L’industrie est la clé sans exception de la puissance des grandes nations. Moteur de la recherche, du progrès et des exportations, ancrage social dans les territoires, facteur de souveraineté, l’industrie est une politique nationale qui s’incarne dans des objets mythiques.
Trump l’a bien compris et sa priorité est bien de relocaliser l’industrie américaine, alors que cinq millions d’emplois manufacturiers ont été perdus depuis 2000. Issu d’un courant de contestation de l’idéologie du progrès qui a ses racines à droite comme à gauche, le président américain est un pragmatique. Dans son essai, Great Again, il se range dans le camp du patronat industriel contre le patronat financier. Dans sa campagne, il a fustigé les accords du libre-échange comme le TAFTA et annoncé qu’au premier jour de son mandat, il sortirait les Etats-Unis du Traité transpacifique au profit d’accords commerciaux bilatéraux qui ramèneront l’emploi industriel sur les terres américaines. La nomination de Robert Lighthizer, un ancien de l’ère Reagan opposé au libre-échangisme, au poste de représentant au Commerce extérieur, traduit cette orientation.
L’Alena, traité qui lie les Etats-Unis, le Canada et le Mexique a également subi les foudres de Trump parce qu’il « permet à Général Motors et Ford de fabriquer au Mexique et d’importer aux Etats-Unis hors-taxes ».
Trump compte s’extraire de l’accord de Paris signé à la COP21 et retourner massivement aux énergies fossiles ainsi qu’en sécurisant les importations au travers d’alliances stratégiques. Il a nommé le PDG d’ExxonMobil, Rex Tillerson, dont l’expérience sera précieuse pour reprendre la main face aux Chinois « qui raflent depuis 10 ans toutes les opportunités de l’Afrique à l’Amérique du Sud en passant par les USA eux-mêmes ». Trump entend annuler les restrictions qu’Obama avait mises en place pour ces énergies et relancer le projet d’oléoduc Keystone XL. A cette fin, il a nommé le climato-sceptique Scott Pruitt. Pour rapatrier ces emplois, Trump rappelle le primat du politique.
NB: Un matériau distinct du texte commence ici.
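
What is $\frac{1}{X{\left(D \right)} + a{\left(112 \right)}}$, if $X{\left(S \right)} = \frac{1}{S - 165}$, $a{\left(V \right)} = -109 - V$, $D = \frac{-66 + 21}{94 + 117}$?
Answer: $- \frac{34860}{7704271} \approx -0.0045248$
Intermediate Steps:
$D = - \frac{45}{211} \approx -0.21327$
$X{\left(S \right)} = \frac{1}{-165 + S}$
$\frac{1}{X{\left(D \right)} + a{\left(112 \right)}} = \frac{1}{\frac{1}{-165 - \frac{45}{211}} - 221} = \frac{1}{\frac{1}{- \frac{34860}{211}} - 221} = \frac{1}{- \frac{211}{34860} - 221} = \frac{1}{- \frac{7704271}{34860}} = - \frac{34860}{7704271}$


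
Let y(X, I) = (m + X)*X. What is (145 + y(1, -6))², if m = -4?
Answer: 20164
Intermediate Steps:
y(X, I) = X*(-4 + X) (y(X, I) = (-4 + X)*X = X*(-4 + X))
(145 + y(1, -6))² = (145 + 1*(-4 + 1))² = (145 + 1*(-3))² = (145 - 3)² = 142² = 20164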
Depuis son élection, il est intervenu à Indianapolis où Carrier ne supprimera que 1 000 postes au lieu de 2 000 ; par un tweet, Trump annonce que le patron de la japonaise SoftBank est prêt à investir 50 milliards de dollars aux Etats-Unis, ce qui pourrait créer 50 000 emplois ; Trump a continué avec Sprint, opérateur de téléphonie américain et filiale de ce groupe japonais, quirapatrierait 5 000 emplois aux Etats-Unis. Trump s’est aussi attaqué à General Motors, et c’est Ford qui a cédé et annulé la construction d’une usine au Mexique.C’est encore Fiat Chrysler qui annonce investir un milliard de dollars dans des usines du Michigan et de l’Ohio au lieu du Mexique, créant 2 000 emplois dans ces Etats de la Rust Belt dévastée par la désindustrialisation. Trump a convaincu Jack Ma, le patron du poids lourd du e-commerce Alibaba qui va créer un million d’emplois aux Etats-Unis en cinq ans. Et c’est l’un des patrons les plus hostiles à Trump qui annonce qu’Amazon s’engageait à créer 100 000 emplois.
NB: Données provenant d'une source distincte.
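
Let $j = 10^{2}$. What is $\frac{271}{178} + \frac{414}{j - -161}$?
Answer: $\frac{16047}{5162} \approx 3.1087$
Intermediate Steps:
$j = 100$
$\frac{271}{178} + \frac{414}{j - -161} = \frac{271}{178} + \frac{414}{100 - -161} = 271 \cdot \frac{1}{178} + \frac{414}{100 + 161} = \frac{271}{178} + \frac{414}{261} = \frac{271}{178} + 414 \cdot \frac{1}{261} = \frac{271}{178} + \frac{46}{29} = \frac{16047}{5162}$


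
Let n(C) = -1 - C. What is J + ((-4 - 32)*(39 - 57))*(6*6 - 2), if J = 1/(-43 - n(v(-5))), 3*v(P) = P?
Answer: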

Promouvoir des accords bilatéraux au détriment d’une idéologie libre-échangiste, imposer aux entreprises mondialisées d’investir dans le pays qui les a vu naître et les a soutenu fiscalement, délivrer un message de volontarisme aux exclus du progrès, voilà la singulière leçon de patriotisme économique que nous donne un président iconoclaste.